Sir Trevor’s ambition is to direct all the 37 plays. Seven more to go. He walks Shakespeare’s streets, knows a Shakespeare line or verse for every situation and has devoted years of his life to interpreting him. What does this man mean to him? There is a queer pause. Sir Trevor stops rocking from side to side in his chair like a metronome. “Shakespeare is my religion,” he says. “Shakespeare has more wisdom and insight about our lives, about how to live and how not to live, how to forgive and how to understand our fellow creatures, than any religious tract. One hundred times more than the Bible. I’m sorry to say that.
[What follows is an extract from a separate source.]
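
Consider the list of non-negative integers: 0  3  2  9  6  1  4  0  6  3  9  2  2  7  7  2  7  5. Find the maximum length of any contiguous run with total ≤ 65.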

But over and over again in the plays there is an understanding of the human condition that doesn’t exist in religious books.”

 

For this lodestone, he has many people to thank, not least the English teacher at his secondary school, Peter Hewitt, who “made it [reading Shakespeare] a living thing, through anecdote, example and jokes”, and who cast him in school plays. “It was pure idolatry. I worked enormously hard for him. I needed to impress him.” Hewitt went out on a limb to encourage the working-class boy to apply for a scholarship to Cambridge, and persuaded the headmaster to make a subvention from the Poor Boys’ Fund so that he could go to Cambridge for a week to take the exam.
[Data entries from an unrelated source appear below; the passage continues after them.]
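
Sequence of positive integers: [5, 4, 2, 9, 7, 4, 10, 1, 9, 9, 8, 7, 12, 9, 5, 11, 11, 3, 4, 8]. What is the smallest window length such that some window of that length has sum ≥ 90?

11

add 5: running sum 5 < 90
add 4: running sum 9 < 90
add 2: running sum 11 < 90
add 9: running sum 20 < 90
add 7: running sum 27 < 90
add 4: running sum 31 < 90
add 10: running sum 41 < 90
add 1: running sum 42 < 90
add 9: running sum 51 < 90
add 9: running sum 60 < 90
add 8: running sum 68 < 90
add 7: running sum 75 < 90
add 12: running sum 87 < 90
end 13: [4, 2, 9, 7, 4, 10, 1, 9, 9, 8, 7, 12, 9] sum 91, len 13
end 14: [9, 7, 4, 10, 1, 9, 9, 8, 7, 12, 9, 5] sum 90, len 12
end 15: [7, 4, 10, 1, 9, 9, 8, 7, 12, 9, 5, 11] sum 92, len 12
end 16: [10, 1, 9, 9, 8, 7, 12, 9, 5, 11, 11] sum 92, len 11
end 17: [10, 1, 9, 9, 8, 7, 12, 9, 5, 11, 11, 3] sum 95, len 12
end 18: [10, 1, 9, 9, 8, 7, 12, 9, 5, 11, 11, 3, 4] sum 99, len 13
end 19: [9, 9, 8, 7, 12, 9, 5, 11, 11, 3, 4, 8] sum 96, len 12
Shortest qualifying length: 11.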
He was already an eager little thesp. His CV actually dates from the age of five, when he was sent among the audience at his school Nativity play to collect money. Because he had to chant: “Christmas is coming, the goose is getting fat, please put a penny in the old man’s hat”, he thought he had better try to be an old person. “So I did a doddery movement and a quavery voice, and at the end of the play Mrs Pierrepoint, the teacher, said: 'You are a very good actor.’ I thought that was absolutely overwhelming.”

 

 [ . . . ]

 

“From those early days, I’ve always thought of music as part of theatre and I really don’t think I’m distorting anything when I say so did William Shakespeare. He embraced the power of music in theatre. He was not afflicted by the notion that for people to express themselves in song is some lower form of theatrical life.”

 

At 13, he went professional. He was so small and emaciated that he was quite believably cast as an 11-year-old boy in Life with Father at his local rep, Ipswich Arts Theatre. His stage father was Paul Eddington, not long out of drama school; Wendy Craig the country cousin. “I was hugely impressionable. It was wildly exciting.”

 

His own father, Robert, was a carpenter, his mother, Dorothy, a seamstress in a machine shop. “Though my childhood was wonderful and I don’t think of it as deprived in any way, we had no money of any kind. When I started to talk seriously about going into the theatre, my parents were the absolute opposite of the shocked parents who say: 'Get a decent job, like working in a bank.’ They encouraged me. If that’s a route outwards and upwards, they thought, go for it.”

 

They saw his plays in Stratford-upon-Avon and the Aldwych, at first uneasily because it was all so foreign and they weren’t sure they’d be able to find their seats. Their proudest moment was going to Buckingham Palace when he was awarded the CBE. Sir Trevor says he is uncomfortable about honours but accepted his knighthood because he knew what it would have meant to his parents, who did not live to see it. And because, as theatre people protest all the time, their profession is collaborative. “No one can ever claim in this business that they are solely responsible for something. I never use the title and never require anybody to use it. It would be completely unacceptable to use it in a theatre programme.”